A few days ago I asked you what this was….


…and I have had some very interesting and entertaining suggestions.   Thank you all very much!

I must admit that, if I didn’t know better and someone showed this object to me, I’d be imagining that something awful had happened to their pet tortoise.

But congratulations to Nicky Moxey, who guessed correctly that it is a clay nodule with a fossil inside!  Well done, Nicky!

This is what geologists call a septarian nodule.   I was delighted to see it (among several others) in a rock and fossil shop called Cornerstones in Ingleton, West Yorkshire, which I can completely recommend as a very absorbing place to spend an hour or more.

Septarian nodules are believed to have formed on the sea bed between 50 to 70 million years ago in the Cretaceous period, when sediment settled around the decomposing body of a small animal – a mollusc, perhaps.  There was a chemical attraction between the mollusc and the sediment, and the silt layer gradually formed into a ball around the body.

When the sea level dropped, the balls were exposed to the air, which caused them to shrink and dry out.   Cracks formed in the surface, and mineral-bearing liquids seeped in to fill them.  Calcite crystals formed in the crevices within the mud ball, and some of this was transformed into aragonite where it came into contact with the clay surface.

So, if you split the whole thing in two, you would probably find a very small fossil of a bivalve or something equally humble, imprisoned in a cave of cream calcite crystals and dark brown aragonite.  When the halves are sliced and polished, they are incredibly beautiful.

Section of a septarian nodule, part of the Pinch Collection at the Canadian Museum of Nature, Ottawa; courtesy Keith Pomakis via Wikimedia

Section of a septarian nodule, part of the Pinch Collection at the Canadian Museum of Nature, Ottawa; courtesy Keith Pomakis via Wikimedia

I know that the excellent Mr Wood’s Fossils in Edinburgh has some wonderful examples (or at least, he did when I was last there).

The word ‘septarian’ refers to the fact that the clay surface often cracks in seven directions, and it’s interesting to see that my own rock has seven radiating cracks – although this isn’t always the case.

Image credit neptunerover via Wikimedia

Septarian nodule sliced and polished.
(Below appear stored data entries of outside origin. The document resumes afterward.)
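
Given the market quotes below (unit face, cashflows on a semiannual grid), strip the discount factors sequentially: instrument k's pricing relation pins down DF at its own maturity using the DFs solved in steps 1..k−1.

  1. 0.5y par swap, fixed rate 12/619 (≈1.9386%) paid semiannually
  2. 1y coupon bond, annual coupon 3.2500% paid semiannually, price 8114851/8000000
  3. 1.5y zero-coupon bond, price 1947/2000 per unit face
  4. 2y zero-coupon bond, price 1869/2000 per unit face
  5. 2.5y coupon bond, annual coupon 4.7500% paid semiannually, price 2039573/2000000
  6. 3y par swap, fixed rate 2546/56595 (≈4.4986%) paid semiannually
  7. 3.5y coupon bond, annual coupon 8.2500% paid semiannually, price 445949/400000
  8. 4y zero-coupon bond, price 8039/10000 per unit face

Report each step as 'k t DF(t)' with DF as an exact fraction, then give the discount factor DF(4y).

step 1 [0.5y] swap r/2=6/619: DF=(1 − 6/619·(0))/(1+6/619) = 619/625 ≈ 0.990400
step 2 [1y] bond c/2=13/800: DF=(8114851/8000000 − 13/800·(0.990400))/(1+13/800) = 9823/10000 ≈ 0.982300
step 3 [1.5y] zero: DF = P = 1947/2000 ≈ 0.973500
step 4 [2y] zero: DF = P = 1869/2000 ≈ 0.934500
step 5 [2.5y] bond c/2=19/800: DF=(2039573/2000000 − 19/800·(0.990400+0.982300+0.973500+0.934500))/(1+19/800) = 9061/10000 ≈ 0.906100
step 6 [3y] swap r/2=1273/56595: DF=(1 − 1273/56595·(0.990400+0.982300+0.973500+0.934500+0.906100))/(1+1273/56595) = 8727/10000 ≈ 0.872700
step 7 [3.5y] bond c/2=33/800: DF=(445949/400000 − 33/800·(0.990400+0.982300+0.973500+0.934500+0.906100+0.872700))/(1+33/800) = 1693/2000 ≈ 0.846500
step 8 [4y] zero: DF = P = 8039/10000 ≈ 0.803900

1 1/2 619/625
2 1 9823/10000
3 3/2 1947/2000
4 2 1869/2000
5 5/2 9061/10000
6 3 8727/10000
7 7/2 1693/2000
8 4 8039/10000
DF(4y) = 8039/10000 ≈ 0.803900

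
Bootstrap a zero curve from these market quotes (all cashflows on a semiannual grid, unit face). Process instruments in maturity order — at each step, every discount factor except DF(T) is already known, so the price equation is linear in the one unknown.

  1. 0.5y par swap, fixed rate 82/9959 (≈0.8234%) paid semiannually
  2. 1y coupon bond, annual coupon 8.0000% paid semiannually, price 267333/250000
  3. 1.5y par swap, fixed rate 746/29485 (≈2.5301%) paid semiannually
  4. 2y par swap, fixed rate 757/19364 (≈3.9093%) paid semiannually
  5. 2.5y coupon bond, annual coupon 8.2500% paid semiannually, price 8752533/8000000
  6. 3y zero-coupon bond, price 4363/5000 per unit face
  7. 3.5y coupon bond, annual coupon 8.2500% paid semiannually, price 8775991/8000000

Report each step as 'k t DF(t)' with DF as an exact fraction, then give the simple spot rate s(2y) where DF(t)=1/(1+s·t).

1 1/2 9959/10000
2 1 9899/10000
3 3/2 9627/10000
4 2 9243/10000
5 5/2 8973/10000
6 3 4363/5000
7 7/2 83/100
s(2y) = (1/(9243/10000) − 1)/(2) = 757/18486 ≈ 4.0950%

step 1 [0.5y] swap r/2=41/9959: DF=(1 − 41/9959·(0))/(1+41/9959) = 9959/10000 ≈ 0.995900
step 2 [1y] bond c/2=1/25: DF=(267333/250000 − 1/25·(0.995900))/(1+1/25) = 9899/10000 ≈ 0.989900
step 3 [1.5y] swap r/2=373/29485: DF=(1 − 373/29485·(0.995900+0.989900))/(1+373/29485) = 9627/10000 ≈ 0.962700
step 4 [2y] swap r/2=757/38728: DF=(1 − 757/38728·(0.995900+0.989900+0.962700))/(1+757/38728) = 9243/10000 ≈ 0.924300
step 5 [2.5y] bond c/2=33/800: DF=(8752533/8000000 − 33/800·(0.995900+0.989900+0.962700+0.924300))/(1+33/800) = 8973/10000 ≈ 0.897300
step 6 [3y] zero: DF = P = 4363/5000 ≈ 0.872600
step 7 [3.5y] bond c/2=33/800: DF=(8775991/8000000 − 33/800·(0.995900+0.989900+0.962700+0.924300+0.897300+0.872600))/(1+33/800) = 83/100 ≈ 0.830000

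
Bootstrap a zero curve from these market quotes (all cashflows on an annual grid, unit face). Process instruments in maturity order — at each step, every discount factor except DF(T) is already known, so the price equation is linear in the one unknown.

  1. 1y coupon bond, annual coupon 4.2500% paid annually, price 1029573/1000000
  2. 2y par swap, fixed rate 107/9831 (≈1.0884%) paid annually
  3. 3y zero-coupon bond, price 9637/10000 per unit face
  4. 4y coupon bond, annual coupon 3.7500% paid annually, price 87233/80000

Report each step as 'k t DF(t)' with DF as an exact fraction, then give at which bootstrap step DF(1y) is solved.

1 1 2469/2500
2 2 4893/5000
3 3 9637/10000
4 4 9451/10000
DF(1y) is solved at step 1

step 1 [1y] bond c/1=17/400: DF=(1029573/1000000 − 17/400·(0))/(1+17/400) = 2469/2500 ≈ 0.987600
step 2 [2y] swap r/1=107/9831: DF=(1 − 107/9831·(0.987600))/(1+107/9831) = 4893/5000 ≈ 0.978600
step 3 [3y] zero: DF = P = 9637/10000 ≈ 0.963700
step 4 [4y] bond c/1=3/80: DF=(87233/80000 − 3/80·(0.987600+0.978600+0.963700))/(1+3/80) = 9451/10000 ≈ 0.945100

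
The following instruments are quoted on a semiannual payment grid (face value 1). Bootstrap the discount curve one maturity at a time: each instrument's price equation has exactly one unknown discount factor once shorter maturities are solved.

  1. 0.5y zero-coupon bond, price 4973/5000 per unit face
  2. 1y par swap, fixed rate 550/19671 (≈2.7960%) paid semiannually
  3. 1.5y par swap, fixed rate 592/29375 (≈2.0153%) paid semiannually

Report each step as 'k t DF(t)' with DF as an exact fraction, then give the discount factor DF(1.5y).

1 1/2 4973/5000
2 1 389/400
3 3/2 1213/1250
DF(1.5y) = 1213/1250 ≈ 0.970400

step 1 [0.5y] zero: DF = P = 4973/5000 ≈ 0.994600
step 2 [1y] swap r/2=275/19671: DF=(1 − 275/19671·(0.994600))/(1+275/19671) = 389/400 ≈ 0.972500
step 3 [1.5y] swap r/2=296/29375: DF=(1 − 296/29375·(0.994600+0.972500))/(1+296/29375) = 1213/1250 ≈ 0.970400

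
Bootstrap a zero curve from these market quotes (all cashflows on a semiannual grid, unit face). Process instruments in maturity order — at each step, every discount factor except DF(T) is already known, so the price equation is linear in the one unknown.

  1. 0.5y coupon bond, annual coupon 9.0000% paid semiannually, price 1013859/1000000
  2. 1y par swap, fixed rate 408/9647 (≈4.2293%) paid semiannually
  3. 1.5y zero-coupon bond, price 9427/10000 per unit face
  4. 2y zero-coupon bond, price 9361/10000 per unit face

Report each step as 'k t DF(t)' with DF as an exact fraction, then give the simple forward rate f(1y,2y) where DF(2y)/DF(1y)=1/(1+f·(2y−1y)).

1 1/2 4851/5000
2 1 1199/1250
3 3/2 9427/10000
4 2 9361/10000
f(1y,2y) = ((1199/1250)/(9361/10000) − 1)/(1) = 21/851 ≈ 2.4677%

step 1 [0.5y] bond c/2=9/200: DF=(1013859/1000000 − 9/200·(0))/(1+9/200) = 4851/5000 ≈ 0.970200
step 2 [1y] swap r/2=204/9647: DF=(1 − 204/9647·(0.970200))/(1+204/9647) = 1199/1250 ≈ 0.959200
step 3 [1.5y] zero: DF = P = 9427/10000 ≈ 0.942700
step 4 [2y] zero: DF = P = 9361/10000 ≈ 0.936100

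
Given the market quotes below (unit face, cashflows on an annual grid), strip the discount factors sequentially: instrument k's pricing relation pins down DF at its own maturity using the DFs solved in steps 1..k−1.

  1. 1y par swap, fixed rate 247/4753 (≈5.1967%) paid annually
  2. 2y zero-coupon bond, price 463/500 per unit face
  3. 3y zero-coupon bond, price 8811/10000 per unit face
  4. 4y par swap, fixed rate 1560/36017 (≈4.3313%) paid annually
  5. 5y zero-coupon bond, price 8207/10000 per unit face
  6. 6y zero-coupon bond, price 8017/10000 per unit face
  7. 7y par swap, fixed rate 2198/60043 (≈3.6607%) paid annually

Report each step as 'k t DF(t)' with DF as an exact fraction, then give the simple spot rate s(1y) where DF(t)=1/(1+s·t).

step 1 [1y] swap r/1=247/4753: DF=(1 − 247/4753·(0))/(1+247/4753) = 4753/5000 ≈ 0.950600
step 2 [2y] zero: DF = P = 463/500 ≈ 0.926000
step 3 [3y] zero: DF = P = 8811/10000 ≈ 0.881100
step 4 [4y] swap r/1=1560/36017: DF=(1 − 1560/36017·(0.950600+0.926000+0.881100))/(1+1560/36017) = 211/250 ≈ 0.844000
step 5 [5y] zero: DF = P = 8207/10000 ≈ 0.820700
step 6 [6y] zero: DF = P = 8017/10000 ≈ 0.801700
step 7 [7y] swap r/1=2198/60043: DF=(1 − 2198/60043·(0.950600+0.926000+0.881100+0.844000+0.820700+0.801700))/(1+2198/60043) = 3901/5000 ≈ 0.780200

1 1 4753/5000
2 2 463/500
3 3 8811/10000
4 4 211/250
5 5 8207/10000
6 6 8017/10000
7 7 3901/5000
s(1y) = (1/(4753/5000) − 1)/(1) = 247/4753 ≈ 5.1967%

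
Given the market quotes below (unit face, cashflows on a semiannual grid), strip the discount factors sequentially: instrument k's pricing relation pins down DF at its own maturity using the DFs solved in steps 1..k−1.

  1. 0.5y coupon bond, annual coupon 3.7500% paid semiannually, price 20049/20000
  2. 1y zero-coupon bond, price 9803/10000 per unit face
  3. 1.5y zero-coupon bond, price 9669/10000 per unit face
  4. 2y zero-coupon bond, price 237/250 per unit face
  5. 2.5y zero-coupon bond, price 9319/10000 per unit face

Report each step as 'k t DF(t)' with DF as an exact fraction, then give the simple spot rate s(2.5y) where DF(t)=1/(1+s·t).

1 1/2 123/125
2 1 9803/10000
3 3/2 9669/10000
4 2 237/250
5 5/2 9319/10000
s(2.5y) = (1/(9319/10000) − 1)/(5/2) = 1362/46595 ≈ 2.9231%

step 1 [0.5y] bond c/2=3/160: DF=(20049/20000 − 3/160·(0))/(1+3/160) = 123/125 ≈ 0.984000
step 2 [1y] zero: DF = P = 9803/10000 ≈ 0.980300
step 3 [1.5y] zero: DF = P = 9669/10000 ≈ 0.966900
step 4 [2y] zero: DF = P = 237/250 ≈ 0.948000
step 5 [2.5y] zero: DF = P = 9319/10000 ≈ 0.931900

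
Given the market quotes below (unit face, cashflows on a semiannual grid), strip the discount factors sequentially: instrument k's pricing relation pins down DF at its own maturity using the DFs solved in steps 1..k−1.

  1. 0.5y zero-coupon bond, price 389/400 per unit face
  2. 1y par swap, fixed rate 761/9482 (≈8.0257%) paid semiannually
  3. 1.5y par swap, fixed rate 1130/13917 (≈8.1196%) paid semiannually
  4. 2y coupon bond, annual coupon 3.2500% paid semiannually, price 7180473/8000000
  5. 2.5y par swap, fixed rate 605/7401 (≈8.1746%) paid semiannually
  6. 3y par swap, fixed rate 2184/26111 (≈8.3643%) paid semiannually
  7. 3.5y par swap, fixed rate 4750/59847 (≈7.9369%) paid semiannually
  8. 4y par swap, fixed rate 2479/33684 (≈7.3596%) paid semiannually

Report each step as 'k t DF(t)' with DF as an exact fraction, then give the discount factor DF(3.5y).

1 1/2 389/400
2 1 9239/10000
3 3/2 887/1000
4 2 8387/10000
5 5/2 1637/2000
6 3 977/1250
7 7/2 61/80
8 4 7521/10000
DF(3.5y) = 61/80 ≈ 0.762500

step 1 [0.5y] zero: DF = P = 389/400 ≈ 0.972500
step 2 [1y] swap r/2=761/18964: DF=(1 − 761/18964·(0.972500))/(1+761/18964) = 9239/10000 ≈ 0.923900
step 3 [1.5y] swap r/2=565/13917: DF=(1 − 565/13917·(0.972500+0.923900))/(1+565/13917) = 887/1000 ≈ 0.887000
step 4 [2y] bond c/2=13/800: DF=(7180473/8000000 − 13/800·(0.972500+0.923900+0.887000))/(1+13/800) = 8387/10000 ≈ 0.838700
step 5 [2.5y] swap r/2=605/14802: DF=(1 − 605/14802·(0.972500+0.923900+0.887000+0.838700))/(1+605/14802) = 1637/2000 ≈ 0.818500
step 6 [3y] swap r/2=1092/26111: DF=(1 − 1092/26111·(0.972500+0.923900+0.887000+0.838700+0.818500))/(1+1092/26111) = 977/1250 ≈ 0.781600
step 7 [3.5y] swap r/2=2375/59847: DF=(1 − 2375/59847·(0.972500+0.923900+0.887000+0.838700+0.818500+0.781600))/(1+2375/59847) = 61/80 ≈ 0.762500
step 8 [4y] swap r/2=2479/67368: DF=(1 − 2479/67368·(0.972500+0.923900+0.887000+0.838700+0.818500+0.781600+0.762500))/(1+2479/67368) = 7521/10000 ≈ 0.752100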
Image credit neptunerover via Wikimedia

The owner of Cornerstones in Ingleton told me that some septarian nodules have been found in streams around Yorkshire and Cumbria, but looking online I see that some of the best examples have been found in Utah.

Incidentally, I remember a friend showing me one of these nodules years ago, when we lived in North Wales.  He had been given it by one of his own friends, who I think had found it in a local river, and he wanted to know what it was.  We puzzled over it for a long time and I reluctantly gave it back, none the wiser.   But now I know – it was a septarian nodule!